The pastor of a Nova Scotia church that hosted an event linked to a COVID-19 spike and three deaths told his parishioners this week that what happened is "unfortunate," but it is all part of God's plan.
Robert Smith, the pastor of Gospel Light Baptist Church in Amherst, N.S., held his first in-person service in three weeks on Sunday and livestreamed video of his sermon on Facebook. The video was later taken down.
At the end of October, Smith's church hosted a multi-day gathering of faith groups from across the province. Public health officials have said more than 100 people attended and were not asked to show proof of vaccination — a violation of public health orders.
"I followed what God wanted us to do," Smith said from the pulpit. "We had a great week of meetings … a young lady got saved."
Three people have died in the past week of COVID-19 — one at a group home in Amherst and two at a long-term care home in Pugwash, N.S. — and the province has said those cases trace back to the Gospel Light event.
Community spread in Nova Scotia's northern and western health zones is "primarily associated" with that event, according to the province.
Rise in hospitalizations, ICU stays
The number of hospitalizations and people in intensive care with COVID-19 has jumped in recent days, prompting Premier Tim Houston to say Monday he was "very upset and concerned."
Smith equated the response his church has received to persecution.
Several times throughout his 30-minute sermon, Smith said people are trying to shame his community, but he urged his parishioners to resist internalizing the feeling, saying it's Satan, "trying to drag us down."
"The Bible says 'all things work together for good.' Hey, some of the things, people that we know that's in hospitals and stuff, that still applies, too," he said.
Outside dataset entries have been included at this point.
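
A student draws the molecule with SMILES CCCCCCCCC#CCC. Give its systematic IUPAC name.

dodec-3-yne

The longest chain bearing the multiple bond is 12 carbons long (dodecane).
The chain contains a C≡C triple bond, so the unsaturation ending is -yne.
Choose the numbering such that numbering from this end puts the triple bond at C-3 rather than C-9.
That gives the triple bond between C-3 and C-4.
Assembling the pieces gives dodec-3-yne.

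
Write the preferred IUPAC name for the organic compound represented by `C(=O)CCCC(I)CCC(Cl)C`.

Counting along the main chain through the –CHO group gives 9 carbons: the parent is nonane.
The highest-priority functional group is an aldehyde (terminal –CHO), so the name ends in -al.
The numbering direction is chosen so that the aldehyde carbon is C-1 by definition.
With this numbering: a chloro group at C-8; an iodo group at C-5.
The substituents are ordered alphabetically, ignoring any di-/tri- multipliers.
Putting it together: 8-chloro-5-iodononanal.

8-chloro-5-iodononanal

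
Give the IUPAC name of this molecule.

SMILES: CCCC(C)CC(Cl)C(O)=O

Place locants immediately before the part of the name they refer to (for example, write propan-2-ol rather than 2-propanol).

2-chloro-4-methylheptanoic acid

Counting along the main chain through the –COOH group gives 7 carbons: the parent is heptane.
A carboxylic acid (terminal –COOH) is the principal characteristic group, giving the suffix -oic acid.
The numbering direction is chosen so that the carboxylic acid carbon is C-1 by definition.
This places a chloro group at C-2; a methyl group at C-4.
The substituents are ordered alphabetically, ignoring any di-/tri- multipliers.
The name is 2-chloro-4-methylheptanoic acid.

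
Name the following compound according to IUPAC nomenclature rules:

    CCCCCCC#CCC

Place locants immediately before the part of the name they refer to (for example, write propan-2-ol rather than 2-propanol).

Counting along the main chain through the multiple bond gives 10 carbons: the parent is decane.
A C≡C triple bond in the chain gives the infix -yne-.
The numbering direction is chosen so that numbering from this end puts the triple bond at C-3 rather than C-7.
That gives the triple bond between C-3 and C-4.
Assembling the pieces gives dec-3-yne.

dec-3-yne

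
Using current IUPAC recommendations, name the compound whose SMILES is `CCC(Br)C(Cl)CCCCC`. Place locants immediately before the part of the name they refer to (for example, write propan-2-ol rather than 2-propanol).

The longest continuous carbon chain has 9 atoms, so the parent hydride is nonane.
The numbering direction is chosen so that the substituent locant set {3,4} is lower than {6,7} at the first point of difference.
This places a bromo group at C-3; a chloro group at C-4.
The substituents are ordered alphabetically, ignoring any di-/tri- multipliers.
Assembling the pieces gives 3-bromo-4-chlorononane.

3-bromo-4-chlorononane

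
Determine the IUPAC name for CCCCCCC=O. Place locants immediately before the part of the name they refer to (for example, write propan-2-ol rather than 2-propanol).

heptanal

Counting along the main chain through the –CHO group gives 7 carbons: the parent is heptane.
The highest-priority functional group is an aldehyde (terminal –CHO), so the name ends in -al.
Choose the numbering such that the aldehyde carbon is C-1 by definition.
Putting it together: heptanal.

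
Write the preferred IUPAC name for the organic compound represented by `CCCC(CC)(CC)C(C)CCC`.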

Smith has not responded to repeated requests for an interview.
Nova Scotia Public Health officials have previously said that about 70 per cent of the religious community that attended last month's event was fully vaccinated, and that the community has been co-operative with contact tracing and testing.
Proof of vaccination is not required at regular religious services, such as Gospel Light's Sunday church service, but is required at any other events hosted by faith groups, such as Gospel Light's "week of meetings."
Masking is mandatory at religious services.
As of Monday, Amherst police had not laid any charges.
When Dr. Robert Strang, Nova Scotia's chief medical officer of health, first reported the event and associated spread nearly two weeks ago, he said he planned to reach out to faith leaders across the province to make sure they understood the rules around vaccination and masking.
'They did everything that they could have done'
Brandon Lake, pastor of Amazing Grace Baptist Church in Bridgetown, N.S., said he and about 20 of his congregants attended Gospel Light's event.
"The pastor and the church that organized the event, they did everything that they could have done," Lake said in an interview. "We were operating within the guidelines that were available to the public."
He said Public Health did not make the rules around proof of vaccination requirements clear until after the gathering.
"Meetings like this are things that we do on a fairly regular basis, so we were under no understanding from what we had read or downloaded on the [provincial government's] website that proof of vaccination was required for an event such as that," said Lake, who declined to speak about his own vaccination status or that of his congregants.
Those rules say proof of vaccination is not required for faith events, but is for "indoor and outdoor festivals, special events and arts and culture events," such as the Gospel Light gathering.
Lake said he thinks faith groups have been unfairly targeted in the media as contributors to the spread of COVID-19. He also disputed the reported number of people who were at the gathering, saying there were never more than 100 people.
Asked about the three deaths that have been linked to the event, Lake said he was aware deaths had been announced, but denied the connection.
"I don't think it's fair to say that they're as a result of the faith gathering, but rather they're as a result of more liberty being given to people that are doubly vaccinated who still may be carriers of the virus," said Lake.